V. 8. Der Herr ist ihre Stärke: nicht meine Stärke allein, sondern die Stärke eines jeden Gläubigen. Merke: Gottes Kinder freuen sich ebenso sehr über die Tröstung und Hilfe, die ihren Nächsten widerfährt, wie über die, welche sie selbst erfahren. Denn wie wir die Wohltat des Sonnenlichtes nicht weniger genießen, weil andere auch daran teilhaben, so wäre es auch töricht, wenn wir andere deshalb beneideten, weil ihnen das Licht des göttlichen Angesichts leuchtet: Es ist des Lichtes genug für alle, genug für jeden Einzelnen. Matthew Henry †1714.

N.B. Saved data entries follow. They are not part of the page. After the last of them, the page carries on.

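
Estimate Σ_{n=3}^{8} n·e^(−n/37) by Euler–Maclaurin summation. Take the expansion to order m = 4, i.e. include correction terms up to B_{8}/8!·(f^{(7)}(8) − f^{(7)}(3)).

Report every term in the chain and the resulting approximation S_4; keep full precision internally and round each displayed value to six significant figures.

S_4 ≈ 28.0642

Integral: ∫_3^8 x·e^(−x/37) dx = 23.4768.
½[f(3) + f(8)] = ½[2.76636 + 6.44449] = 4.60542.
Running total after boundary: 28.0822.
Order-1 term: 1/12 · (0.631386 − 0.847353) = -0.0179972.
Running total after k=1: 28.0642.
Order-2 term: −1/720 · (0.00163806 − 0.00196610) = 4.55607e-07.
Running total after k=2: 28.0642.
Order-3 term: 1/30240 · (2.05619e-06 − 2.42019e-06) = -1.20371e-11.
Running total after k=3: 28.0642.
Order-4 term: −1/1209600 · (2.12990e-09 − 2.48665e-09) = 2.94929e-16.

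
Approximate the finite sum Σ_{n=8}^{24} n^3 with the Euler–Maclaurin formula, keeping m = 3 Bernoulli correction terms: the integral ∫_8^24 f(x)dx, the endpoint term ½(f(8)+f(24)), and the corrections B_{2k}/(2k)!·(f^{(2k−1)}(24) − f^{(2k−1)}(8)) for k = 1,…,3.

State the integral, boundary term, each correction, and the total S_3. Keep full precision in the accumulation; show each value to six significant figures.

The integral term ∫_8^24 x^3 dx = 81920.0.
½[f(8) + f(24)] = ½[512.000 + 13824.0] = 7168.00.
So far: 89088.0.
k=1: B_{2}/(2)! × [f^{(1)}(24) − f^{(1)}(8)] = 1/12 × (1728.00 − 192.000) = 128.000.
Partial sum through k=1: 89216.0.
k=2: B_{4}/(4)! × [f^{(3)}(24) − f^{(3)}(8)] = −1/720 × (6.00000 − 6.00000) = 0.00000.
Partial sum through k=2: 89216.0.
k=3: B_{6}/(6)! × [f^{(5)}(24) − f^{(5)}(8)] = 1/30240 × (0.00000 − 0.00000) = 0.00000.

S_3 ≈ 89216.0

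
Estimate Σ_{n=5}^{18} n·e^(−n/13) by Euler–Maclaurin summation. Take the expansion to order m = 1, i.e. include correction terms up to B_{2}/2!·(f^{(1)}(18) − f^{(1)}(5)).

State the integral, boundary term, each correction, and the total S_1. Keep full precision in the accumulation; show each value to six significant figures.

S_1 ≈ 62.2800

The integral term ∫_5^18 x·e^(−x/13) dx = 58.3674.
Boundary: ½(f(5) + f(18)) = ½(3.40356 + 4.50756) = 3.95556.
Integral + boundary = 62.3230.
k=1: B_{2}/(2)! × [f^{(1)}(18) − f^{(1)}(5)] = 1/12 × (-0.0963154 − 0.418900) = -0.0429346.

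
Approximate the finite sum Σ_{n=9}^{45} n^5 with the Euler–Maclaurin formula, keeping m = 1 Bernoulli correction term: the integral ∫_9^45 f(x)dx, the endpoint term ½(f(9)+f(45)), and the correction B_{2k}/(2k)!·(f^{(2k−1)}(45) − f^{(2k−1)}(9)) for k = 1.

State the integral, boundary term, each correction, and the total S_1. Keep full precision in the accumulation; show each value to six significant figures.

S_1 ≈ 1.47787e+09

∫_9^45 x^5 dx evaluates to 1.38387e+09.
½[f(9) + f(45)] = ½[59049.0 + 1.84528e+08] = 9.22936e+07.
Running total after boundary: 1.47617e+09.
k=1: B_{2}/(2)! × [f^{(1)}(45) − f^{(1)}(9)] = 1/12 × (2.05031e+07 − 32805.0) = 1.70586e+06.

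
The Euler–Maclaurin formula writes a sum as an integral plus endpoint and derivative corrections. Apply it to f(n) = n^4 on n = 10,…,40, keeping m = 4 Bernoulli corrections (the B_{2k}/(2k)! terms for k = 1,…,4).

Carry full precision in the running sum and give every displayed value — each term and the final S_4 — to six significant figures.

The integral term ∫_10^40 x^4 dx = 2.04600e+07.
½[f(10) + f(40)] = ½[10000.0 + 2.56000e+06] = 1.28500e+06.
Running total after boundary: 2.17450e+07.
Order-1 term: 1/12 · (256000 − 4000.00) = 21000.0.
After k=1: 2.17660e+07.
Order-2 term: −1/720 · (960.000 − 240.000) = -1.00000.
After k=2: 2.17660e+07.
Order-3 term: 1/30240 · (0.00000 − 0.00000) = 0.00000.
After k=3: 2.17660e+07.
Order-4 term: −1/1209600 · (0.00000 − 0.00000) = 0.00000.

S_4 ≈ 2.17660e+07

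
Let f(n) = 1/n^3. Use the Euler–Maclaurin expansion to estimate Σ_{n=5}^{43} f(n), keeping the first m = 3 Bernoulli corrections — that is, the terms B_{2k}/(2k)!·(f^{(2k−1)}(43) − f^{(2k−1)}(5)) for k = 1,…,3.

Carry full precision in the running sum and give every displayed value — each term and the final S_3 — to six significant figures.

∫_5^43 1/x^3 dx evaluates to 0.0197296.
½[f(5) + f(43)] = ½[0.00800000 + 1.25775e-05] = 0.00400629.
Running total after boundary: 0.0237359.
k=1: B_{2}/(2)! × [f^{(1)}(43) − f^{(1)}(5)] = 1/12 × (-8.77501e-07 − (-0.00480000)) = 0.000399927.
Partial sum through k=1: 0.0241358.
k=2: B_{4}/(4)! × [f^{(3)}(43) − f^{(3)}(5)] = −1/720 × (-9.49162e-09 − (-0.00384000)) = -5.33332e-06.
Partial sum through k=2: 0.0241305.
k=3: B_{6}/(6)! × [f^{(5)}(43) − f^{(5)}(5)] = 1/30240 × (-2.15602e-10 − (-0.00645120)) = 2.13333e-07.

S_3 ≈ 0.0241307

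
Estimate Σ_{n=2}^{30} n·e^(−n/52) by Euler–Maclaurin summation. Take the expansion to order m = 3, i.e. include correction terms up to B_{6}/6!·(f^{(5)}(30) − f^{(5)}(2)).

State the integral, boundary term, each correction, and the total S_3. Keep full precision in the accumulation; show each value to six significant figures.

S_3 ≈ 316.616

Integral: ∫_2^30 x·e^(−x/52) dx = 307.287.
Boundary: ½(f(2) + f(30)) = ½(1.92454 + 16.8487) = 9.38663.
Running total after boundary: 316.673.
Correction k=1: B_{2}/2! · (f^{(1)}(30) − f^{(1)}(2)) = 1/12 · (0.237610 − 0.925258) = -0.0573040.
After k=1: 316.616.
Correction k=2: B_{4}/4! · (f^{(3)}(30) − f^{(3)}(2)) = −1/720 · (0.000503276 − 0.00105392) = 7.64782e-07.
After k=2: 316.616.
Correction k=3: B_{6}/6! · (f^{(5)}(30) − f^{(5)}(2)) = 1/30240 · (3.39748e-07 − 6.52979e-07) = -1.03582e-11.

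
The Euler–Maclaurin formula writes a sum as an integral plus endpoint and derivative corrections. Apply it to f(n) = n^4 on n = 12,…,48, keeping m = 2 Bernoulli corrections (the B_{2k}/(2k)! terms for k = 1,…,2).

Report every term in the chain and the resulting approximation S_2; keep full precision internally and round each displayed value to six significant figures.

S_2 ≈ 5.36119e+07

The integral term ∫_12^48 x^4 dx = 5.09110e+07.
½[f(12) + f(48)] = ½[20736.0 + 5.30842e+06] = 2.66458e+06.
Integral + boundary = 5.35756e+07.
Order-1 term: 1/12 · (442368 − 6912.00) = 36288.0.
After k=1: 5.36119e+07.
Order-2 term: −1/720 · (1152.00 − 288.000) = -1.20000.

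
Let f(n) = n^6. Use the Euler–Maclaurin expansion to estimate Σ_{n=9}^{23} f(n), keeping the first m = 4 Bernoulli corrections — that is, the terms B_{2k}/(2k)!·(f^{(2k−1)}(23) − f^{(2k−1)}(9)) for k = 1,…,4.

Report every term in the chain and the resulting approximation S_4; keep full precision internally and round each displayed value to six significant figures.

Integral: ∫_9^23 x^6 dx = 4.85720e+08.
½[f(9) + f(23)] = ½[531441 + 1.48036e+08] = 7.42837e+07.
Integral + boundary = 5.60004e+08.
Order-1 term: 1/12 · (3.86181e+07 − 354294) = 3.18865e+06.
Running total after k=1: 5.63193e+08.
Order-2 term: −1/720 · (1.46004e+06 − 87480.0) = -1906.33.
Running total after k=2: 5.63191e+08.
Order-3 term: 1/30240 · (16560.0 − 6480.00) = 0.333333.
Running total after k=3: 5.63191e+08.
Order-4 term: −1/1209600 · (0.00000 − 0.00000) = 0.00000.

S_4 ≈ 5.63191e+08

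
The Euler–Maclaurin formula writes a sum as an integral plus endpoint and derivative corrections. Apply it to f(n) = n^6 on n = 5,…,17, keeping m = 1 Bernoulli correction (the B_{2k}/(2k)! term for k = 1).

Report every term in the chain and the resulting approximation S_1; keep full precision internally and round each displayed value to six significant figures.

The integral term ∫_5^17 x^6 dx = 5.86086e+07.
Boundary: ½(f(5) + f(17)) = ½(15625.0 + 2.41376e+07) = 1.20766e+07.
Integral + boundary = 7.06852e+07.
k=1: B_{2}/(2)! × [f^{(1)}(17) − f^{(1)}(5)] = 1/12 × (8.51914e+06 − 18750.0) = 708366.

S_1 ≈ 7.13936e+07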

V. 9. Erhöhe sie, richtiger: trage sie - wie der Hirt die Schwachen, die Kleinen und die Kranken seiner Herde emporhebt und in den Armen trägt. Albert Barnes † 1870.


Homiletische Winke

V. 1. Zu dir, Herr, rufe ich, mein Hort. Des Gläubigen Zuflucht in der Stunde des Zagens.
  Des Frommen Furcht, den Gottlosen gleich zu werden.
  Gottes Schweigen - wie schrecklich es sein kann.
  Gleich denen, die in die Grube fahren. Wie tief eine Seele sinken kann, wenn Gott sich schweigend von ihr abkehrt.
V. 1-2. Das Gebet. 1) Seine Natur: ein Schreien zu Gott. Der Schrei a) Äußerung des Lebens (neugeborenes Kind); b) Ausdruck des Schmerzes; c) Ruf um Hilfe. 2) An wen es sich richtet: Jahwe, mein Hort. Gott ist unseres Lebens Grund, unsere Zuflucht und unser unwandelbarer Freund. 3) Was es erstrebt: Höre mich, schweige mir nicht. Wir erwarten eine Antwort und zwar eine klare und bestimmte, eine baldige, unseren Nöten angemessene und wirksame Antwort. 4) Worauf es sich gründet: auf Gottes Gnade in Christus Jesus. (Zu deinem heiligen Chor: Gottes Thronen im Allerheiligsten über dem blutbesprengten Gnadenstuhl, vergl. Röm. 3,25; Hebr. 4,16; Eph. 1,7; Röm. 5,2.)
V. 3. 1) Das Wesen der Gottlosen, das wir meiden sollen. (Sie sind gottlos, nach dem Wort des Grundtextes sittlich haltlos, charakterlos; verüben Unheil; heucheln mit der Zunge; haben Böses im Herzen.) 2) Ihr Schicksal, das wir fürchten sollen. (Sie werden hingerafft ins Verderben.) 3) Die Gnade, die uns vor beidem, ihrem Wesen und ihrem Schicksal, bewahren kann.
V. 4. Maß für Maß, oder: Wie der Frevel, so die Strafe.
V. 5. Eine sträfliche Vernachlässigung, in der viele beharren und durch die sie sich reichen Segens verlustig und schrecklicher Verdammnis teilhaftig machen.
V. 6. Gebetserhörungen sind es wert, dass wir sie im Herzen bewahren, anderen bezeugen und den Herrn dafür preisen.
V. 7. Des Gläubigen Reichtum in Gott (Lk. 12,21). 1) Im Blick auf die Gegenwart ist der Herr a) seine Stärke im Wirken und Dulden; b) sein Schild wider jede Gefahr Leibes und der Seele. 2) Im Blick auf die Vergangenheit (Auf ihn traute mein Herz und mir wurde geholfen) ist er reich an Erfahrungen des Trostes, der Hilfe, der Erquickung von Gottes Angesicht. 3) Im Blick auf die Zukunft ist seine Seele fröhlich und still in Gott und sein Herz erklingt von Gottes Lob. (Kol. 3,16 f.)
  Die Anbetung Gottes auf Grund seiner Gnade. 1) Was der Herr dem Gläubigen ist. 2) Wie unsere Herzen gegen ihn gestimmt sein sollen.
V. 8. Die Allmacht Gottes steht den Gläubigen zur Verfügung auf Grund ihrer Einheit mit dem Gesalbten des Herrn.
V. 9. Ein Gebet für die streitende Gemeinde Gottes auf Erden.

Fußnoten

1. Grunde. wörtl. welche Frieden reden mit ihrem Nächsten.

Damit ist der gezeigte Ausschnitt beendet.